The book offers fascinating case studies depicting how the seductiveness of quantitative models has led to unmanageable nuclear waste-disposal practices, poisoned mining sites, unjustifiable faith in predicted sea level rise rates, bad predictions of future shoreline erosion rates, over-optimistic cost estimates of artificial beaches, and a host of other thorny problems.
©2007 Columbia University Press; (P)2008 Audible, Inc.
"This is an easy and persuasive read." (New Scientist)
"This book is a welcome antidote to the blind use of supposedly quantitative models." (American Scientist)
This book is fascinating for someone interested in the Philosophy of "knowing". Scientist are regularly trying to capture magnificently complex systems in mathematical models that are, at best, applicable within a small range of parameters. No big deal...scientists do that. What is a big deal is that politicians and regulators then use those mathematical models to make decisions in the real world. Some of those decisions have had tragic results. If that interests you (as it did me), please read this book. If not you'll be bored to death.
A much needed expose on the inadequacies of quantitative modeling for environmental systems. A lot of the subject matter seemed to have a narrow focus; i.e. hours of information on beach erosion was not what I expected. Disappointingly, less time was spent discussing climate models. When referencing figures, the robotic phrase "Please reference downloadable pdf from product page where purchased" occurs frequently.

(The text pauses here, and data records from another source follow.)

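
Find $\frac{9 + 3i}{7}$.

Divisor is real, so divide each part by 7:
= 9/7 + (3/7)i


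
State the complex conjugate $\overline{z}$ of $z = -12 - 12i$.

If z = a + bi, then conjugate(z) = a - bi
conjugate(-12 - 12i) = -12 + 12i


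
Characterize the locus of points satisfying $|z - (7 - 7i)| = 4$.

|z - z0| = r describes a circle centered at z0 with radius r
Here z0 = 7 - 7i and r = 4
Locus: Circle centered at (7, -7) with radius 4


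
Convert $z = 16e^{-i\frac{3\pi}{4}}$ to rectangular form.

a = r cos θ = 16 * -sqrt(2)/2 = -8*sqrt(2)
b = r sin θ = 16 * -sqrt(2)/2 = -8*sqrt(2)
z = -8*sqrt(2) - 8*sqrt(2)i


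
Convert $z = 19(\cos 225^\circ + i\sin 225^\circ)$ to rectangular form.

a = r cos θ = 19 * -sqrt(2)/2 = -19*sqrt(2)/2
b = r sin θ = 19 * -sqrt(2)/2 = -19*sqrt(2)/2
z = -19*sqrt(2)/2 - (19*sqrt(2)/2)i


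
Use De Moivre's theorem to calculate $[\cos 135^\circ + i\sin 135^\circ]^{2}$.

By De Moivre: z^n = r^n(cos(nθ) + i sin(nθ))
= 1^2(cos(2*135°) + i sin(2*135°))
= 1(cos 270° + i sin 270°)
= -i


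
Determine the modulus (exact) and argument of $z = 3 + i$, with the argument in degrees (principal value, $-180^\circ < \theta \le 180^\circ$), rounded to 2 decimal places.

|z| = sqrt(3^2 + 1^2) = sqrt(10)
arg(z) = arctan(b/a) = arctan(1/3) (quadrant-adjusted) = 18.43°


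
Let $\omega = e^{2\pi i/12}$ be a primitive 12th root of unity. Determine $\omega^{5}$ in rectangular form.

ω^5 = e^(2πi·5/12) = e^(i·5π/6)
= cos(5π/6) + i sin(5π/6)
= -sqrt(3)/2 + (1/2)i


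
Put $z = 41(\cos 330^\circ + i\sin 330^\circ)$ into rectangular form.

a = r cos θ = 41 * sqrt(3)/2 = 41*sqrt(3)/2
b = r sin θ = 41 * -1/2 = -41/2
z = 41*sqrt(3)/2 - (41/2)i


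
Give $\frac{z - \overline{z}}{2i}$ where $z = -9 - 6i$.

z - conjugate(z) = 2bi
(z - conjugate(z))/(2i) = 2bi/(2i) = b = -6


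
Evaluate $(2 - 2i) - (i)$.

(2 - 0) + (-2 - 1)i = 2 - 3i


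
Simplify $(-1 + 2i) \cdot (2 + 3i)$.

(a1*a2 - b1*b2) + (a1*b2 + b1*a2)i
= (-2 - 6) + (-3 + 4)i
= -8 + i


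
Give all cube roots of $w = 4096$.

|w| = 4096, arg(w) = 0°
Root modulus = 4096^(1/3) = 16
Root arguments: θ_k = (0° + 360°k)/3 for k = 0, 1, ..., 2
Roots: 16, -8 + 8*sqrt(3)i, -8 - 8*sqrt(3)i


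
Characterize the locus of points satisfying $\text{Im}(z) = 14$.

Im(z) = y where z = x + yi; the equation y = 14 is satisfied by all points with that y-coordinate
Locus: Horizontal line y = 14


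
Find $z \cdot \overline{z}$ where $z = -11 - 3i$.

z * conjugate(z) = |z|^2 = a^2 + b^2
= (-11)^2 + (-3)^2 = 130


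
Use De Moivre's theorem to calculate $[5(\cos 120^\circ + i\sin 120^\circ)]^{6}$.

By De Moivre: z^n = r^n(cos(nθ) + i sin(nθ))
= 5^6(cos(6*120°) + i sin(6*120°))
= 15625(cos 0° + i sin 0°)
= 15625


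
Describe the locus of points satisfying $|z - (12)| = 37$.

|z - z0| = r describes a circle centered at z0 with radius r
Here z0 = 12 and r = 37
Locus: Circle centered at (12, 0) with radius 37


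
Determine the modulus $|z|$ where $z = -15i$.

|z| = sqrt(a^2 + b^2) = sqrt(0^2 + (-15)^2) = sqrt(225) = 15


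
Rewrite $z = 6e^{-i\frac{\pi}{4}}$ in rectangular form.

a = r cos θ = 6 * sqrt(2)/2 = 3*sqrt(2)
b = r sin θ = 6 * -sqrt(2)/2 = -3*sqrt(2)
z = 3*sqrt(2) - 3*sqrt(2)i


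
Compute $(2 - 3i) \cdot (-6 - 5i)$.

(a1*a2 - b1*b2) + (a1*b2 + b1*a2)i
= (-12 - 15) + (-10 + 18)i
= -27 + 8i


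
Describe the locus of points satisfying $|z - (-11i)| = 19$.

|z - z0| = r describes a circle centered at z0 with radius r
Here z0 = -11i and r = 19
Locus: Circle centered at (0, -11) with radius 19


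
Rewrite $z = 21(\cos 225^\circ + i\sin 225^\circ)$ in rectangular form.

a = r cos θ = 21 * -sqrt(2)/2 = -21*sqrt(2)/2
b = r sin θ = 21 * -sqrt(2)/2 = -21*sqrt(2)/2
z = -21*sqrt(2)/2 - (21*sqrt(2)/2)i


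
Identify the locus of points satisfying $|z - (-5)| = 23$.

|z - z0| = r describes a circle centered at z0 with radius r
Here z0 = -5 and r = 23
Locus: Circle centered at (-5, 0) with radius 23


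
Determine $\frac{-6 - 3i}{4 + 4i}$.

Multiply numerator and denominator by conjugate (4 - 4i):
= (-6 - 3i)(4 - 4i) / (4^2 + 4^2)
= (-36 + 12i) / 32
Divide through by 4: (-9 + 3i) / 8
= -9/8 + (3/8)i


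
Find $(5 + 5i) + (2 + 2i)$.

(5 + 2) + (5 + 2)i = 7 + 7i


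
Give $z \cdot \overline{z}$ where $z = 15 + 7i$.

z * conjugate(z) = |z|^2 = a^2 + b^2
= 15^2 + 7^2 = 274


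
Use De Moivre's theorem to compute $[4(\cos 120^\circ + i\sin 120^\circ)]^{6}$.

By De Moivre: z^n = r^n(cos(nθ) + i sin(nθ))
= 4^6(cos(6*120°) + i sin(6*120°))
= 4096(cos 0° + i sin 0°)
= 4096


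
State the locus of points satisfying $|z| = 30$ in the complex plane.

|z| = 30 means sqrt(x^2 + y^2) = 30
This is a circle of radius 30 centered at the origin


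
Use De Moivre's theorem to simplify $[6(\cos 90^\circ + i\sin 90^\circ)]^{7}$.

By De Moivre: z^n = r^n(cos(nθ) + i sin(nθ))
= 6^7(cos(7*90°) + i sin(7*90°))
= 279936(cos 270° + i sin 270°)
= -279936i


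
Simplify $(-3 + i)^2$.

(a + bi)^2 = a^2 - b^2 + 2abi
= (-3)^2 - 1^2 + 2*(-3)*1i
= 8 - 6i


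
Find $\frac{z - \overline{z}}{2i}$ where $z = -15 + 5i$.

z - conjugate(z) = 2bi
(z - conjugate(z))/(2i) = 2bi/(2i) = b = 5


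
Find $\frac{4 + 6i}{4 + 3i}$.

Multiply numerator and denominator by conjugate (4 - 3i):
= (4 + 6i)(4 - 3i) / (4^2 + 3^2)
= (34 + 12i) / 25
= 34/25 + (12/25)i


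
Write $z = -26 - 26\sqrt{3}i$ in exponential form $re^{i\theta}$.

r = |z| = sqrt((-26)^2 + (-26*sqrt(3))^2) = sqrt(676 + 2028) = sqrt(2704) = 52
θ = arctan(b/a) = arctan(-45.0333/-26) (quadrant-adjusted) = -120° = -2π/3
z = 52e^(-i*2π/3)


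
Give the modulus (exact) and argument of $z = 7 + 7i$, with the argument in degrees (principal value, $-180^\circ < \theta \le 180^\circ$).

|z| = sqrt(7^2 + 7^2) = sqrt(98)
arg(z) = arctan(b/a) = arctan(7/7) (quadrant-adjusted) = 45°


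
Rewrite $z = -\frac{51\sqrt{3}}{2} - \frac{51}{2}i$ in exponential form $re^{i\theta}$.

r = |z| = sqrt((-51*sqrt(3)/2)^2 + (-51/2)^2) = sqrt(7803/4 + 2601/4) = sqrt(2601) = 51
θ = arctan(b/a) = arctan(-25.5/-44.1673) (quadrant-adjusted) = -150° = -5π/6
z = 51e^(-i*5π/6)


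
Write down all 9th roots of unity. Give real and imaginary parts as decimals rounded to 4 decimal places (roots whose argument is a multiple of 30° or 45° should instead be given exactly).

ω_k = e^(2πik/9) = cos(2πk/9) + i sin(2πk/9) for k = 0, 1, ..., 8
Roots: 1, 0.7660 + 0.6428i, 0.1736 + 0.9848i, -1/2 + (sqrt(3)/2)i, -0.9397 + 0.3420i, -0.9397 - 0.3420i, -1/2 - (sqrt(3)/2)i, 0.1736 - 0.9848i, 0.7660 - 0.6428i


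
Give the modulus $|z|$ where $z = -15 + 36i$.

|z| = sqrt(a^2 + b^2) = sqrt((-15)^2 + 36^2) = sqrt(1521) = 39


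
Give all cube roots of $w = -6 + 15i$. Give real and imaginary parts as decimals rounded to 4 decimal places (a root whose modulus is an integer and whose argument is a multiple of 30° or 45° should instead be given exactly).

|w| = sqrt(261) ≈ 16.155494, arg(w) ≈ 111.801409°
Root modulus = sqrt(261)^(1/3) ≈ 2.527979
Root arguments: θ_k = (arg(w) + 360°k)/3 for k = 0, 1, ..., 2
Compute each root as (root modulus)(cos θ_k + i sin θ_k) using full-precision intermediates, then round to 4 decimal places.
Roots: 2.0118 + 1.5308i, -2.3316 + 0.9769i, 0.3198 - 2.5077i


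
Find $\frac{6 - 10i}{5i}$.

Multiply numerator and denominator by conjugate (-5i):
= (6 - 10i)(-5i) / (0^2 + 5^2)
= (-50 - 30i) / 25
Divide through by 5: (-10 - 6i) / 5
= -2 - (6/5)i


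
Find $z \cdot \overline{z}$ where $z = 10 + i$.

z * conjugate(z) = |z|^2 = a^2 + b^2
= 10^2 + 1^2 = 101


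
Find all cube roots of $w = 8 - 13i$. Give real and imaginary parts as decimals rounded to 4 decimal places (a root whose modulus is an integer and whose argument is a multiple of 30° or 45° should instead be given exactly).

|w| = sqrt(233) ≈ 15.264338, arg(w) ≈ 301.607502°
Root modulus = sqrt(233)^(1/3) ≈ 2.480615
Root arguments: θ_k = (arg(w) + 360°k)/3 for k = 0, 1, ..., 2
Compute each root as (root modulus)(cos θ_k + i sin θ_k) using full-precision intermediates, then round to 4 decimal places.
Roots: -0.4536 + 2.4388i, -1.8853 - 1.6122i, 2.3388 - 0.8266i


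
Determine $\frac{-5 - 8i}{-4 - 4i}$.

Multiply numerator and denominator by conjugate (-4 + 4i):
= (-5 - 8i)(-4 + 4i) / ((-4)^2 + (-4)^2)
= (52 + 12i) / 32
Divide through by 4: (13 + 3i) / 8
= 13/8 + (3/8)i


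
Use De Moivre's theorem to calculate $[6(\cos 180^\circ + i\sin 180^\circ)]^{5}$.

By De Moivre: z^n = r^n(cos(nθ) + i sin(nθ))
= 6^5(cos(5*180°) + i sin(5*180°))
= 7776(cos 180° + i sin 180°)
= -7776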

It's about useless arithmetic, but I think it is a pretty useless book too... I personally found it very boring and repetitive.
The concept in a nutshell is: don't trust mathematical models for complex systems, they can be twisted and bent to produce pretty much any result you want them to produce. Politics often gets in the way. In itself, not a bad topic altogether, but the examples it provides are dealt with ineffectively, with the same concepts repeated on and on and a lot of irrlevant material making things worse.
The authors also claim that less sophisticated models, which provide "qualitative" rather than "quantitative" predictions are better than complex ones and more useful. I have a hard time agreeing with this statement. Being an engineer, I've seen plenty of oversimplified models which simply could not capture the essence of certain phenomena and in the end completely failed to reproduce reality, even at the "qualitative" level.
Even though some interesting information is present in this book, it is buried within a lot of redundant and often irrelevant material and in the end there is no really useful recommendation that comes out of this book, except for a generic caveat againts making important decision based on mathematical "models" that can be wrong or misleading for a number of reasons.